Today, we launch our December issue, built around a single theme: “How to Stop a Civil War.” This issue, an exploration of our dangerous political moment, also represents the debut of a new visual identity for The Atlantic. It is the most dramatic new look for our magazine in its 162-year history, and one that, we hope, reflects boldness, elegance, and urgency. The redesign of the print magazine, as well as the new look of our website, was led by Peter Mendelsund, our creative director. His design work, carried out in collaboration with many teams across our magazine, is also reflected in the new Atlantic app that launched today. I sat down with Peter to talk about the new design, his creative process, and how his work was informed by the history of our magazine.
Jeffrey Goldberg: The first issue of The Atlantic was published in November 1857. How do you, as the creative director of a 162-year-old publication, use history without being burdened by history?

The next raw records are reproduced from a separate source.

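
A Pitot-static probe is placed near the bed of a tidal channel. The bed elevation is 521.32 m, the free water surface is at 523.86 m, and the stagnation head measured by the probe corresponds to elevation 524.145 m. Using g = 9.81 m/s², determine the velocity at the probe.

v ≈ 2.36 m/s

Near the bed, under hydrostatic conditions, the piezometric head (z + ψ) equals the free-surface elevation, 523.86 m.
Velocity head = total − piezometric = 524.145 − 523.86 = 0.285 m.
v = √(2g·h_v) = √(2 × 9.81 × 0.285) = 2.36 m/s.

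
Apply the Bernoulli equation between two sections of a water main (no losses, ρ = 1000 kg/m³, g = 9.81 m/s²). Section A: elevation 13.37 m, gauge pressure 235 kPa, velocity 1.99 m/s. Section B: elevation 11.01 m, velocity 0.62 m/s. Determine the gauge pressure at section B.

P₂ ≈ 260 kPa

Pressure head at A: ψ₁ = P₁/(ρg) = 235×1000 / (1000 × 9.81) = 23.96 m.
Velocity heads: v₁²/2g = 1.99²/19.62 = 0.202 m; v₂²/2g = 0.62²/19.62 = 0.020 m.
Total head H = z₁ + ψ₁ + v₁²/2g = 13.37 + 23.96 + 0.202 = 37.53 m.
ψ₂ = H − z₂ − v₂²/2g = 37.53 − 11.01 − 0.020 = 26.50 m.
P₂ = ρgψ₂ = 1000 × 9.81 × 26.50 ≈ 260 kPa.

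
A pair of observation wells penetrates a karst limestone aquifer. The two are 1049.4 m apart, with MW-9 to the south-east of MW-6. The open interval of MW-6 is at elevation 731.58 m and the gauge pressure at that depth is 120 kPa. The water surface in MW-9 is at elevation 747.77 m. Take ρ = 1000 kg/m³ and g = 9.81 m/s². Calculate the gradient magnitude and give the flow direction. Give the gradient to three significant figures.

Pressure head at MW-6: ψ = P/(ρg) = 120×1000 / (1000 × 9.81) = 12.23 m.
Total head at MW-6: h = z + ψ = 731.58 + 12.23 = 743.81 m.
Total head at MW-9: h = 747.77 m (water level in the piezometer is the total head).
Head difference: h(MW-6) − h(MW-9) = 743.81 − 747.77 = -3.96 m.
Hydraulic gradient: i = |Δh| / L = 3.96 / 1049.4 = 0.00377.
Flow is from higher to lower head: from MW-9 toward MW-6, i.e. toward the north-west.

i ≈ 0.00377; groundwater flows toward the north-west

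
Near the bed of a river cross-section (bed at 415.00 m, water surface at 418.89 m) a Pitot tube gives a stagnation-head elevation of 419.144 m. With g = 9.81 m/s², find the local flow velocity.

Near the bed, under hydrostatic conditions, the piezometric head (z + ψ) equals the free-surface elevation, 418.89 m.
Velocity head = total − piezometric = 419.144 − 418.89 = 0.254 m.
v = √(2g·h_v) = √(2 × 9.81 × 0.254) = 2.23 m/s.

v ≈ 2.23 m/s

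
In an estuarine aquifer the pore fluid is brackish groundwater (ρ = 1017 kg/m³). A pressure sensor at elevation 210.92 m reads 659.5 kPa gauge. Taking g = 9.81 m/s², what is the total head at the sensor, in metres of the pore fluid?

h ≈ 277.02 m

ψ = P/(ρg) = 659.5×1000 / (1017 × 9.81) = 66.10 m.
h = z + ψ = 210.92 + 66.10 = 277.02 m.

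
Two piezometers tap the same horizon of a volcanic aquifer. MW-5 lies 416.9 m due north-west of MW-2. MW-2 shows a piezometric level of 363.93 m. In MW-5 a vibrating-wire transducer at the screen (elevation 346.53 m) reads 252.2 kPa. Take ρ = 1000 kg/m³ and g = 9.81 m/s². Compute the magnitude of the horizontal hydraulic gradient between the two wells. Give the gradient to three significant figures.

Total head at MW-2: h = 363.93 m (water level in the piezometer is the total head).
Pressure head at MW-5: ψ = P/(ρg) = 252.2×1000 / (1000 × 9.81) = 25.71 m.
Total head at MW-5: h = z + ψ = 346.53 + 25.71 = 372.24 m.
Head difference: h(MW-2) − h(MW-5) = 363.93 − 372.24 = -8.31 m.
Hydraulic gradient: i = |Δh| / L = 8.31 / 416.9 = 0.0199.

i ≈ 0.0199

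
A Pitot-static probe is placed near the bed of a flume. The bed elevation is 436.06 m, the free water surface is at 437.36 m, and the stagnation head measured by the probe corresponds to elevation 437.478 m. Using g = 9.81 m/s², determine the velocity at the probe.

v ≈ 1.52 m/s

Near the bed, under hydrostatic conditions, the piezometric head (z + ψ) equals the free-surface elevation, 437.36 m.
Velocity head = total − piezometric = 437.478 − 437.36 = 0.118 m.
v = √(2g·h_v) = √(2 × 9.81 × 0.118) = 1.52 m/s.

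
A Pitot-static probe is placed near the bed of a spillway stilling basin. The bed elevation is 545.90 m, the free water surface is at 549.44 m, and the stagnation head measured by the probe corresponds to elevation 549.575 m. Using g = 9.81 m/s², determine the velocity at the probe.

v ≈ 1.63 m/s

Near the bed, under hydrostatic conditions, the piezometric head (z + ψ) equals the free-surface elevation, 549.44 m.
Velocity head = total − piezometric = 549.575 − 549.44 = 0.135 m.
v = √(2g·h_v) = √(2 × 9.81 × 0.135) = 1.63 m/s.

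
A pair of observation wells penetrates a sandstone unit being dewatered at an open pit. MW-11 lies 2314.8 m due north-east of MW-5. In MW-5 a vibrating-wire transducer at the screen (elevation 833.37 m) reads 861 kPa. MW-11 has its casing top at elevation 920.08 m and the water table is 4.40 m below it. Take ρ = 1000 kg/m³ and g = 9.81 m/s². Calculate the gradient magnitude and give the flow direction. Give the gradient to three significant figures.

i ≈ 0.00236; groundwater flows toward the north-east

Pressure head at MW-5: ψ = P/(ρg) = 861×1000 / (1000 × 9.81) = 87.77 m.
Total head at MW-5: h = z + ψ = 833.37 + 87.77 = 921.14 m.
Total head at MW-11: h = 920.08 − 4.40 = 915.68 m.
Head difference: h(MW-5) − h(MW-11) = 921.14 − 915.68 = 5.46 m.
Hydraulic gradient: i = |Δh| / L = 5.46 / 2314.8 = 0.00236.
Flow is from higher to lower head: from MW-5 toward MW-11, i.e. toward the north-east.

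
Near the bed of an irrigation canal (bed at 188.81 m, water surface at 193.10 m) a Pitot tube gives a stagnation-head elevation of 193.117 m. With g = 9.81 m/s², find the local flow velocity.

v ≈ 0.578 m/s

Near the bed, under hydrostatic conditions, the piezometric head (z + ψ) equals the free-surface elevation, 193.10 m.
Velocity head = total − piezometric = 193.117 − 193.10 = 0.017 m.
v = √(2g·h_v) = √(2 × 9.81 × 0.017) = 0.578 m/s.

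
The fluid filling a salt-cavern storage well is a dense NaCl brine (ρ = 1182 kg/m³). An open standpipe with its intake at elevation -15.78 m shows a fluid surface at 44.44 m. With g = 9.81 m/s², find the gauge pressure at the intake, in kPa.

Pressure head ψ = h − z = 44.44 − (-15.78) = 60.22 m.
P = ρgψ = 1182 × 9.81 × 60.22 = 698276 Pa ≈ 698 kPa.

P ≈ 698 kPa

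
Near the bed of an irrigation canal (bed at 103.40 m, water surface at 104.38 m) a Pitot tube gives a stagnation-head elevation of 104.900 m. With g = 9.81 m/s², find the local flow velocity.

v ≈ 3.19 m/s

Near the bed, under hydrostatic conditions, the piezometric head (z + ψ) equals the free-surface elevation, 104.38 m.
Velocity head = total − piezometric = 104.900 − 104.38 = 0.520 m.
v = √(2g·h_v) = √(2 × 9.81 × 0.520) = 3.19 m/s.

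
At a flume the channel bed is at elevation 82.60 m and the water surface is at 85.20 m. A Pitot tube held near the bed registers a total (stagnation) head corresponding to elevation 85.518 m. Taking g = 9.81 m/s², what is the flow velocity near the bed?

Near the bed, under hydrostatic conditions, the piezometric head (z + ψ) equals the free-surface elevation, 85.20 m.
Velocity head = total − piezometric = 85.518 − 85.20 = 0.318 m.
v = √(2g·h_v) = √(2 × 9.81 × 0.318) = 2.50 m/s.

v ≈ 2.50 m/s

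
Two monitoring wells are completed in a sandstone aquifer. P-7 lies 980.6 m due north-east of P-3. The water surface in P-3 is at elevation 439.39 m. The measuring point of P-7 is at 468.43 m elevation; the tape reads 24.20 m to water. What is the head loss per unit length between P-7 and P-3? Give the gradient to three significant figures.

i ≈ 0.00494 m/m

Total head at P-3: h = 439.39 m (water level in the piezometer is the total head).
Total head at P-7: h = 468.43 − 24.20 = 444.23 m.
Head difference: h(P-3) − h(P-7) = 439.39 − 444.23 = -4.84 m.
Hydraulic gradient: i = |Δh| / L = 4.84 / 980.6 = 0.00494.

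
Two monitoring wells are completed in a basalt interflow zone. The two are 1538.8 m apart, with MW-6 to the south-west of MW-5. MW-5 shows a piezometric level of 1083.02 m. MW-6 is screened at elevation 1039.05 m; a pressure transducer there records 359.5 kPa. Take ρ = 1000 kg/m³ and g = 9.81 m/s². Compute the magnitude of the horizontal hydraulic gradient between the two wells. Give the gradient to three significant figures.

i ≈ 0.00476

Total head at MW-5: h = 1083.02 m (water level in the piezometer is the total head).
Pressure head at MW-6: ψ = P/(ρg) = 359.5×1000 / (1000 × 9.81) = 36.65 m.
Total head at MW-6: h = z + ψ = 1039.05 + 36.65 = 1075.70 m.
Head difference: h(MW-5) − h(MW-6) = 1083.02 − 1075.70 = 7.32 m.
Hydraulic gradient: i = |Δh| / L = 7.32 / 1538.8 = 0.00476.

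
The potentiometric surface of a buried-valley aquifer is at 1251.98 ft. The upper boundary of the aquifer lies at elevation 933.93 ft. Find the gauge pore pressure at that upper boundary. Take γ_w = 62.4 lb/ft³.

P ≈ 138 psi

Pressure head at the aquifer top: ψ = h − z = 1251.98 − 933.93 = 318.05 ft.
P = γψ/144 = 62.4 × 318.05 / 144 = 138 psi.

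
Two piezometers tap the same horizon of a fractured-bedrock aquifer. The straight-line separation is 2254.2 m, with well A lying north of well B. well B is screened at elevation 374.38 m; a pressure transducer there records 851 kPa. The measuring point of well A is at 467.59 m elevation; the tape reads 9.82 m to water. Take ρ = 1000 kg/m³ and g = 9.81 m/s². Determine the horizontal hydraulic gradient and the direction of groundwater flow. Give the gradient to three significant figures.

Pressure head at well B: ψ = P/(ρg) = 851×1000 / (1000 × 9.81) = 86.75 m.
Total head at well B: h = z + ψ = 374.38 + 86.75 = 461.13 m.
Total head at well A: h = 467.59 − 9.82 = 457.77 m.
Head difference: h(well B) − h(well A) = 461.13 − 457.77 = 3.36 m.
Hydraulic gradient: i = |Δh| / L = 3.36 / 2254.2 = 0.00149.
Flow is from higher to lower head: from well B toward well A, i.e. toward the north.

i ≈ 0.00149; groundwater flows toward the north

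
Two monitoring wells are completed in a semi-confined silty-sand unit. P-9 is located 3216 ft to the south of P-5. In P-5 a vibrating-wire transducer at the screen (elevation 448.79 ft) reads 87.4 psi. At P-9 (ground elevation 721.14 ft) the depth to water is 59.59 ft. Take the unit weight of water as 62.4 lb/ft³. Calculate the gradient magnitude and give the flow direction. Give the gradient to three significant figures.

i ≈ 0.00344; groundwater flows toward the north

Pressure head at P-5: ψ = 144·P/γ = 144 × 87.4 / 62.4 = 201.69 ft.
Total head at P-5: h = z + ψ = 448.79 + 201.69 = 650.48 ft.
Total head at P-9: h = 721.14 − 59.59 = 661.55 ft.
Head difference: h(P-5) − h(P-9) = 650.48 − 661.55 = -11.07 ft.
Hydraulic gradient: i = |Δh| / L = 11.07 / 3216 = 0.00344.
Flow is from higher to lower head: from P-9 toward P-5, i.e. toward the north.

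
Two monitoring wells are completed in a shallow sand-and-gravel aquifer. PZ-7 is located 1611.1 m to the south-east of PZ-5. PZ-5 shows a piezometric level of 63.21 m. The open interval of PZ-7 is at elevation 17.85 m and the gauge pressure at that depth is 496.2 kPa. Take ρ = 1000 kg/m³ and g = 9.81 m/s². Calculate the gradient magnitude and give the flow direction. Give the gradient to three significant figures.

i ≈ 0.00324; groundwater flows toward the north-west

Total head at PZ-5: h = 63.21 m (water level in the piezometer is the total head).
Pressure head at PZ-7: ψ = P/(ρg) = 496.2×1000 / (1000 × 9.81) = 50.58 m.
Total head at PZ-7: h = z + ψ = 17.85 + 50.58 = 68.43 m.
Head difference: h(PZ-5) − h(PZ-7) = 63.21 − 68.43 = -5.22 m.
Hydraulic gradient: i = |Δh| / L = 5.22 / 1611.1 = 0.00324.
Flow is from higher to lower head: from PZ-7 toward PZ-5, i.e. toward the north-west.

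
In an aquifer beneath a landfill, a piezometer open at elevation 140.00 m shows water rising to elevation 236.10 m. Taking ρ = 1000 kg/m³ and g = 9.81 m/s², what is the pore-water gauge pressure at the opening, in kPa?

P ≈ 943 kPa

Pressure head ψ = h − z = 236.10 − 140.00 = 96.10 m.
P = ρgψ = 1000 × 9.81 × 96.10 = 942741 Pa ≈ 943 kPa.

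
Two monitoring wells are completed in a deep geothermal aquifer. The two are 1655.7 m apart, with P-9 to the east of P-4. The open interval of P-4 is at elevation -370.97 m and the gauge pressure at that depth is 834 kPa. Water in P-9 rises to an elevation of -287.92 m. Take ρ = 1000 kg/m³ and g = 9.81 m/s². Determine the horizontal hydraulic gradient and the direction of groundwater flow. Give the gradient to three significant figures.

Pressure head at P-4: ψ = P/(ρg) = 834×1000 / (1000 × 9.81) = 85.02 m.
Total head at P-4: h = z + ψ = -370.97 + 85.02 = -285.95 m.
Total head at P-9: h = -287.92 m (water level in the piezometer is the total head).
Head difference: h(P-4) − h(P-9) = -285.95 − (-287.92) = 1.97 m.
Hydraulic gradient: i = |Δh| / L = 1.97 / 1655.7 = 0.00119.
Flow is from higher to lower head: from P-4 toward P-9, i.e. toward the east.

i ≈ 0.00119; groundwater flows toward the east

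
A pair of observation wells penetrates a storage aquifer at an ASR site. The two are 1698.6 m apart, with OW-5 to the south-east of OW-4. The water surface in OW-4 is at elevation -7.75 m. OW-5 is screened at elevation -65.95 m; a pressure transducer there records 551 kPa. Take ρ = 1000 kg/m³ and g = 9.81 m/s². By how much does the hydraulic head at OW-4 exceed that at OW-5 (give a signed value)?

Δh ≈ 2.03 m

Total head at OW-4: h = -7.75 m (water level in the piezometer is the total head).
Pressure head at OW-5: ψ = P/(ρg) = 551×1000 / (1000 × 9.81) = 56.17 m.
Total head at OW-5: h = z + ψ = -65.95 + 56.17 = -9.78 m.
Head difference: h(OW-4) − h(OW-5) = -7.75 − (-9.78) = 2.03 m.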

Peter Mendelsund: The interesting thing to me about the first cover in 1857 is how clear the hierarchy of information is. The forthrightness, the omitting of needless information, the seriousness of purpose and mission—I would say those are all components of the design that represent what The Atlantic, as an institution, does well.
Even though our journalistic principles haven’t changed over the years since that first issue, our look has been all over the map, a chaos of signifiers and various styles. There is a 20-year period, between 1929 and 1949, in which we redesigned the magazine five times.